New mass-market paperback lines are nearly as rare as hens' teeth, and the conventional wisdom has been that the format is in a deep slump, if not totally doomed. But, as always, Night Shade Books laughs at the conventional wisdom; they launched a brand new line in mass market last year. And this year they're bringing out Liz William's fine "Detective Inspector Chen" novels in that format -- Snake Agent was published in January and The Demon and the City in February, with Precious Dragon to follow this month.
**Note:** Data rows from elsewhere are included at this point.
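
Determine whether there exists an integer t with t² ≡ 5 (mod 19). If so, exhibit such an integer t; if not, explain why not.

Take t = 9. Then 9² = 81 = 4·19 + 5, so 9² ≡ 5 (mod 19).

t = 9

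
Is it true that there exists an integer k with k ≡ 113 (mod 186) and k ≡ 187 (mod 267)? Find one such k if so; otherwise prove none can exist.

gcd(186, 267) = 3. If k ≡ 113 (mod 186) and k ≡ 187 (mod 267), then k ≡ 113 (mod 3) and k ≡ 187 (mod 3).
However 113 ≡ 2 and 187 ≡ 1 (mod 3), and 2 ≠ 1.
Therefore no such k exists.

No, no such integer exists.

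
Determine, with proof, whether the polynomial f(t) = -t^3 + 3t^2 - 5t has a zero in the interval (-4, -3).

Evaluate at the endpoints: f(-4) = 132, f(-3) = 69 — same sign (positive).
The derivative f'(t) = -3t^2 + 6t - 5 is a quadratic with discriminant 6² − 4·(-3)·(-5) = -24 < 0; it never vanishes, so it is always negative (sign of the leading coefficient).
So f is strictly decreasing; between -4 and -3 its values lie between f(-4) = 132 and f(-3) = 69, all positive. Therefore f has no root in (-4, -3).

No such root exists.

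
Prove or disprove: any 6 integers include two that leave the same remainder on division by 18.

No; for instance {58, 59, 60, 61, 62, 63} is a counterexample.

Take the 6 consecutive integers 58, 59, …, 63: their residues mod 18 are all distinct because 6 ≤ 18.
So no two of them leave the same remainder on division by 18; the claim fails for this set.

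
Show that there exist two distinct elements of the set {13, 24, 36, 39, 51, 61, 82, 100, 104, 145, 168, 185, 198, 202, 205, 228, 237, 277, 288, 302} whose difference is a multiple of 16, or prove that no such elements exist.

Both 13 and 61 leave remainder 13 on division by 16; their difference 48 = 3·16 is a multiple of 16.

13 and 61 are such a pair.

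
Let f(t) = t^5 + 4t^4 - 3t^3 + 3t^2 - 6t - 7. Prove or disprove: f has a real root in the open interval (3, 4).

f(3) = 488 and f(4) = 1873, both positive, so a sign-change argument is unavailable; we show f keeps this sign on the whole interval.
Substitute t = 3 + u, where 0 < u < 1 on the interval. Expanding, f(3 + u) = u^5 + 19u^4 + 135u^3 + 462u^2 + 768u + 488.
All 6 nonzero coefficients of this polynomial in u are positive; hence for u > 0 the value is a sum of positive terms (the constant 488 among them).
Therefore f(t) > 0 throughout (3, 4), and f has no zero there.

f has no root in that interval.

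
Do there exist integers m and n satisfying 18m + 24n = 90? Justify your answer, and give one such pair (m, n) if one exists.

Every value of 18m + 24n is a multiple of gcd(18, 24) = 6; since 6 ∣ 90, solutions exist.
Dividing through by 6 reduces the equation to 3m + 4n = 15.
Run the Euclidean algorithm on 4 and 3: 4 = 1·3 + 1, 3 = 3·1 + 0.
Unwinding: 1 = 4 − 1·3, i.e. 3·(-1) + 4·1 = 1.
Multiplying through by 15: m = (-1)·15 = -15, n = 1·15 = 15 is a solution.
The general solution is m = -15 + 4k, n = 15 − 3k; taking k = 4 gives the smaller pair m = 1, n = 3.
Indeed 18·1 + 24·3 = 18 + 72 = 90.

m = 1, n = 3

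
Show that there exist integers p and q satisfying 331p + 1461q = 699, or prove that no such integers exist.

p = 1110, q = -251

Since gcd(331, 1461) = 1, every integer is an integer combination of 331 and 1461.
Run the Euclidean algorithm on 1461 and 331: 1461 = 4·331 + 137, 331 = 2·137 + 57, 137 = 2·57 + 23, 57 = 2·23 + 11, 23 = 2·11 + 1, 11 = 11·1 + 0.
Back-substituting, 1 = 23 − 2·11 = 23 − 2·(57 − 2·23) = −2·57 + 5·23 = −2·57 + 5·(137 − 2·57) = 5·137 − 12·57 = 5·137 − 12·(331 − 2·137) = −12·331 + 29·137 = −12·331 + 29·(1461 − 4·331) = 29·1461 − 128·331; that is, 331·(-128) + 1461·29 = 1.
Multiplying through by 699: p = (-128)·699 = -89472, q = 29·699 = 20271 is a solution.
The general solution is p = -89472 + 1461k, q = 20271 − 331k; taking k = 62 gives the smaller pair p = 1110, q = -251.
Indeed 331·1110 + 1461·(-251) = 367410 − 366711 = 699.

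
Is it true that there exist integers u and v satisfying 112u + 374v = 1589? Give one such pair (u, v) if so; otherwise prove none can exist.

No, no such integers exist.

Any value of 112u + 374v is a multiple of gcd(112, 374) = 2.
But 1589 is not a multiple of 2 (it leaves remainder 1).
So the equation is unsolvable over ℤ.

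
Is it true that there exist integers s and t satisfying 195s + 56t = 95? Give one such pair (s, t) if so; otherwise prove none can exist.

Since gcd(195, 56) = 1, every integer is an integer combination of 195 and 56.
Run the Euclidean algorithm on 195 and 56: 195 = 3·56 + 27, 56 = 2·27 + 2, 27 = 13·2 + 1, 2 = 2·1 + 0.
Working back up the chain: 1 = 27 − 13·2 = 27 − 13·(56 − 2·27) = −13·56 + 27·27 = −13·56 + 27·(195 − 3·56) = 27·195 − 94·56. So 195·27 + 56·(-94) = 1.
Times 95: 195·2565 + 56·(-8930) = 95, so (2565, -8930) solves it.
Subtracting 45·56 from s and adding 45·195 to t gives the tidier solution (45, -155).
Indeed 195·45 + 56·(-155) = 8775 − 8680 = 95.

s = 45, t = -155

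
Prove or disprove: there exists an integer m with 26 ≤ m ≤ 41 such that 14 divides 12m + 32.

m = 30 works, since 12·30 + 32 = 392 = 28·14.

m = 30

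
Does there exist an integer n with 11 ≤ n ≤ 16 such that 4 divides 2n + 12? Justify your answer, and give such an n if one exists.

At n = 11 the value 34 is not a multiple of 4. At n = 12 we get 2·12 + 12 = 36, and 36 = 4·9.

n = 12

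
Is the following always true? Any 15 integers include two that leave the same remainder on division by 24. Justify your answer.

No; for instance {43, 44, 45, 46, 47, 48, 49, 50, 51, 52, 53, 54, 55, 56, 57} is a counterexample.

Try 15 consecutive integers, 43, 44, …, 57. Their remainders mod 24 are 19, 20, 21, 22, 23, 0, 1, 2, 3, 4, 5, 6, 7, 8, 9 — pairwise different, as any 15 ≤ 24 consecutive integers have distinct residues.
Hence this collection has no pair with equal remainders mod 24, disproving the claim.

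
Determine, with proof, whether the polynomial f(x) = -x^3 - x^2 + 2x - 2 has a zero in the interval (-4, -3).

No such root exists.

The endpoint values f(-4) = 38 and f(-3) = 10 are both positive. Claim: f(x) > 0 for every x in (-4, -3).
Shift to the endpoint -3: with x = -3 − u (0 < u < 1), one computes f(-3 − u) = u^3 + 8u^2 + 19u + 10.
The nonzero coefficients here are all positive, so for u > 0 every term is positive (or zero), and the constant term 10 is strictly positive.
So f is strictly positive on (-4, -3); no root exists in the interval.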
It's an engrossing detective series set in a supernatural near future -- and yet manages to be utterly unlike all of the "urban fantasies" that are so common these days, in large part by using real Chinese mythology (including an impressively bureaucratic Hell). Everyone who has not tried the series because the books are "too expensive" or because "my shelves are purpose-built for mass-markets" are now officially on notice -- you have no excuse now, and I expect you to buy, read, and enjoy these books. That is all.
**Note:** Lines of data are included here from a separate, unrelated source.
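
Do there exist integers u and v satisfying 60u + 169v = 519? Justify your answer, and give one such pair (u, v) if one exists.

u = 34, v = -9

Since gcd(60, 169) = 1, every integer is an integer combination of 60 and 169.
Dividing repeatedly: 169 = 2·60 + 49, 60 = 1·49 + 11, 49 = 4·11 + 5, 11 = 2·5 + 1, 5 = 5·1 + 0.
Unwinding: 1 = 11 − 2·5 = 11 − 2·(49 − 4·11) = −2·49 + 9·11 = −2·49 + 9·(60 − 1·49) = 9·60 − 11·49 = 9·60 − 11·(169 − 2·60) = −11·169 + 31·60, i.e. 60·31 + 169·(-11) = 1.
Scaling by 519 gives the particular solution (u, v) = (16089, -5709).
Subtracting 95·169 from u and adding 95·60 to v gives the tidier solution (34, -9).
Indeed 60·34 + 169·(-9) = 2040 − 1521 = 519.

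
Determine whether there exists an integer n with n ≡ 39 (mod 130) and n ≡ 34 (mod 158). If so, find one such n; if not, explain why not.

Both moduli are multiples of 2 = gcd(130, 158), so any solution would satisfy n ≡ 39 and n ≡ 34 modulo 2 simultaneously.
However 39 ≡ 1 and 34 ≡ 0 (mod 2), and 1 ≠ 0.
Hence the system has no solution.

No, no such integer exists.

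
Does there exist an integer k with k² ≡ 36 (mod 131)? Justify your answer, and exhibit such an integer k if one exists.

k = 125 works: 125² = 15625, and 15625 − 36 = 15589 = 119·131.

k = 125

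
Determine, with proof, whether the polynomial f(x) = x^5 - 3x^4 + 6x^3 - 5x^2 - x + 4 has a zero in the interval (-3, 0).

Yes, f has a root in the interval.

f(-3) = -686 and f(0) = 4, which have opposite signs.
Since f is a polynomial it is continuous on [-3, 0].
By the Intermediate Value Theorem, f takes the value 0 somewhere in the open interval.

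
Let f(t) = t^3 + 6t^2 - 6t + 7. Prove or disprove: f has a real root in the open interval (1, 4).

The endpoint values f(1) = 8 and f(4) = 143 are both positive. Claim: f(t) > 0 for every t in (1, 4).
Shift to the endpoint 1: with t = 1 + u (0 < u < 3), one computes f(1 + u) = u^3 + 9u^2 + 9u + 8.
The nonzero coefficients here are all positive, so for u > 0 every term is positive (or zero), and the constant term 8 is strictly positive.
So f is strictly positive on (1, 4); no root exists in the interval.

No.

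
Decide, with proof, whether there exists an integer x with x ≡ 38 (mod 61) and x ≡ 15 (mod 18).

x = 465

The moduli 61 and 18 are coprime, so by the Chinese Remainder Theorem a unique solution modulo 1098 exists.
Any solution of the first congruence is x = 38 + 61t; substituting into the second, 61t ≡ 15 − 38 ≡ 13 (mod 18).
61 ≡ 7 (mod 18), so this reads 7t ≡ 13 (mod 18). To invert 7 modulo 18: 18 = 2·7 + 4, 7 = 1·4 + 3, 4 = 1·3 + 1, 3 = 3·1 + 0, and unwinding, 1 = 4 − 1·3 = 4 − (7 − 1·4) = −7 + 2·4 = −7 + 2·(18 − 2·7) = 2·18 − 5·7. Thus 7⁻¹ ≡ -5 ≡ 13 (mod 18).
Therefore t ≡ 13·13 = 169 ≡ 7 (mod 18).
With t = 7: x = 38 + 61·7 = 465.
Check: 465 mod 61 = 38, 465 mod 18 = 15. ✓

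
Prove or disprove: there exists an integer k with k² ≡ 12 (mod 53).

No, no such integer exists.

Apply Euler's criterion with the prime 53: 12 is a quadratic residue iff 12^26 ≡ 1 (mod 53), and a non-residue iff it is ≡ −1.
Squaring successively (mod 53): 12^2 = 144 ≡ 38; 12^4 ≡ 38² = 1444 ≡ 13; 12^8 ≡ 13² = 169 ≡ 10; 12^16 ≡ 10² = 100 ≡ 47.
Since 26 = 16 + 8 + 2, 12^26 ≡ 47 · 10 · 38; multiplying out mod 53: 47·10 = 470 ≡ 46, then 46·38 = 1748 ≡ 52. Thus 12^26 ≡ 52 ≡ −1 (mod 53).
The value −1 means 12 is a non-residue modulo 53, so k² ≡ 12 (mod 53) is impossible.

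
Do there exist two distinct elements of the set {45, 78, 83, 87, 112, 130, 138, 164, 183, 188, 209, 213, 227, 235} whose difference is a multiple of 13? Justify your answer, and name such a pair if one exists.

Yes: 45 and 188.

Both 45 and 188 leave remainder 6 on division by 13; their difference 143 = 11·13 is a multiple of 13.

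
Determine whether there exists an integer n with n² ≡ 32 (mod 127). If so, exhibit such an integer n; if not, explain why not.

n = 63

n = 63 works: 63² = 3969, and 3969 − 32 = 3937 = 31·127.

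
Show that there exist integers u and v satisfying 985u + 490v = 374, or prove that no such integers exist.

gcd(985, 490) = 5, so every integer of the form 985u + 490v is a multiple of 5.
But 374 is not a multiple of 5 (it leaves remainder 4).
Therefore 985u + 490v = 374 has no solution in integers.

No such integers exist.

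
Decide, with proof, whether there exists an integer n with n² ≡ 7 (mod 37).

n = 28

Take n = 28. Then 28² = 784 = 21·37 + 7, so 28² ≡ 7 (mod 37).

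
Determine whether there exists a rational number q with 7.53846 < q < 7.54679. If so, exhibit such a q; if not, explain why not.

q = 83/11

Scale by 11: the interval becomes (82.92306, 83.01469), which contains the integer 83.
Hence 83/11 is a rational number with 7.53846 < 83/11 < 7.54679.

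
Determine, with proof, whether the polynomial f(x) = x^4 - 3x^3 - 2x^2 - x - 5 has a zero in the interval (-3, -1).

Such a root exists.

f(-3) = 142 and f(-1) = -2, which have opposite signs.
As a polynomial, f is continuous on every closed interval.
By the Intermediate Value Theorem, f takes the value 0 somewhere in the open interval.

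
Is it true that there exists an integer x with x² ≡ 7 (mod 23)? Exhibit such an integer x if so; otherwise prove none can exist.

Apply Euler's criterion with the prime 23: 7 is a quadratic residue iff 7^11 ≡ 1 (mod 23), and a non-residue iff it is ≡ −1.
Repeated squaring mod 23: 7^2 = 49 ≡ 3; 7^4 ≡ 3² = 9 ≡ 9; 7^8 ≡ 9² = 81 ≡ 12.
Since 11 = 8 + 2 + 1, 7^11 ≡ 12 · 3 · 7; multiplying out mod 23: 12·3 = 36 ≡ 13, then 13·7 = 91 ≡ 22. Thus 7^11 ≡ 22 ≡ −1 (mod 23).
The value −1 means 7 is a non-residue modulo 23, so x² ≡ 7 (mod 23) is impossible.

No, no such integer exists.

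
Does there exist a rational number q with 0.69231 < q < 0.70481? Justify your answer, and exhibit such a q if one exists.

Multiplying by 10: 10·0.69231 = 6.92310 and 10·0.70481 = 7.04810, so the integer 7 lies strictly between them.
Hence 7/10 is a rational number with 0.69231 < 7/10 < 0.70481.

q = 7/10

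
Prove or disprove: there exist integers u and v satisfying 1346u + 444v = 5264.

Since gcd(1346, 444) = 2 and 5264 = 2·2632, Bézout's identity guarantees a solution.
Dividing through by 2 reduces the equation to 673u + 222v = 2632.
Euclidean algorithm: 673 = 3·222 + 7, 222 = 31·7 + 5, 7 = 1·5 + 2, 5 = 2·2 + 1, 2 = 2·1 + 0.
Working back up the chain: 1 = 5 − 2·2 = 5 − 2·(7 − 1·5) = −2·7 + 3·5 = −2·7 + 3·(222 − 31·7) = 3·222 − 95·7 = 3·222 − 95·(673 − 3·222) = −95·673 + 288·222. So 673·(-95) + 222·288 = 1.
Scaling by 2632 gives the particular solution (u, v) = (-250040, 758016).
Shifting by a multiple of (222, −673) keeps it a solution: u = -250040 + 1127·222 = 154, v = 758016 − 1127·673 = -455.
Check: 1346·154 + 444·(-455) = 207284 − 202020 = 5264. ✓

u = 154, v = -455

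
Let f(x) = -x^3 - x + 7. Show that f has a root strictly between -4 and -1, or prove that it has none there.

f(-4) = 75 and f(-1) = 9, both positive.
The derivative f'(x) = -3x^2 - 1 is a quadratic with discriminant 0² − 4·(-3)·(-1) = -12 < 0; it never vanishes, so it is always negative (sign of the leading coefficient).
So f is strictly decreasing; between -4 and -1 its values lie between f(-4) = 75 and f(-1) = 9, all positive. Therefore f has no root in (-4, -1).

f has no root in that interval.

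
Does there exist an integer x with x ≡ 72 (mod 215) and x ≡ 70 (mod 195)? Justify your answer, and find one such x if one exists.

Both moduli are multiples of 5 = gcd(215, 195), so any solution would satisfy x ≡ 72 and x ≡ 70 modulo 5 simultaneously.
These are incompatible: 72 − 70 = 2 is not divisible by 5.
Therefore no such x exists.

There is no such integer.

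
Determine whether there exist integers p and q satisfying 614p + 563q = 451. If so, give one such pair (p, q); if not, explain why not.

614 and 563 are coprime, so 614p + 563q ranges over all of ℤ.
Run the Euclidean algorithm on 614 and 563: 614 = 1·563 + 51, 563 = 11·51 + 2, 51 = 25·2 + 1, 2 = 2·1 + 0.
Working back up the chain: 1 = 51 − 25·2 = 51 − 25·(563 − 11·51) = −25·563 + 276·51 = −25·563 + 276·(614 − 1·563) = 276·614 − 301·563. So 614·276 + 563·(-301) = 1.
Scaling by 451 gives the particular solution (p, q) = (124476, -135751).
Shifting by a multiple of (563, −614) keeps it a solution: p = 124476 − 221·563 = 53, q = -135751 + 221·614 = -57.
Indeed 614·53 + 563·(-57) = 32542 − 32091 = 451.

p = 53, q = -57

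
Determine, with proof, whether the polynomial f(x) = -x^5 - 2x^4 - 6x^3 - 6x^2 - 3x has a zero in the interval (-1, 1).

f(-1) = 2 and f(1) = -18, which have opposite signs.
Since f is a polynomial it is continuous on [-1, 1].
By the Intermediate Value Theorem f must vanish at some point of (-1, 1).

Such a root exists.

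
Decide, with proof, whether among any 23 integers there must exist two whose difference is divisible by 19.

Yes.

There are exactly 19 possible remainders on division by 19.
Since 23 > 19, two of the 23 integers must share a residue class by the pigeonhole principle; call them a and b.
Then a ≡ b (mod 19), i.e. 19 ∣ (a − b).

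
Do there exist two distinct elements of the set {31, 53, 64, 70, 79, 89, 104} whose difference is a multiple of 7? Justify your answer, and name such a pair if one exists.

Residues mod 7: 31↦3, 53↦4, 64↦1, 70↦0, 79↦2, 89↦5, 104↦6.
No residue repeats among the 7 elements, so no pair has difference ≡ 0 (mod 7).

There is no such pair.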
Also from Night Shade, and also in the "I'm so glad" category, is Walter Jon Williams's new novel, Implied Spaces. Williams is probably the least-known best writer in the SF field, or maybe the writer who had the worst run of luck in the '90s, with great novels as various as Aristoi, Days of Atonement, and Metropolitan, and enough great stories to fill two big collections. But various publishing stuff has kept him from getting the audience he deserves -- and the audience that will really, really love his books, too -- until, I hope, now. Implied Spaces looks like a medium-future post-scarcity book, with pocket universes, massively powerful AIs, and flashing swords. I expect to love it, and I fervently home I'm not the only one. It's coming April 1st in hardcover.

2 comments:

Paul D said...

I've been thinking about trying Williams for a while, and after this post I think I will, but I'm curious, what is the publishing stuff that's kept him from more success?

Andrew Wheeler said...

Paul D: I've heard that Williams wasn't all that happy about his years at Tor, but I don't know the details of that -- but he did jump to Harper in the mid-90s.

And then he had a string of bad luck: he got caught in the merger of Avon Eos and Harper Prism, had his big mainstreamy thriller The Rift get dropped on the market without any support, and lost a number of editors. Basically, any career momentum he had was frozen.

Night Shade is going to be bringing out some of his backlist -- they've already done Hardwired and Voice of the Whirlwind, and I think more will come. He's a fine writer who does something different almost every time out.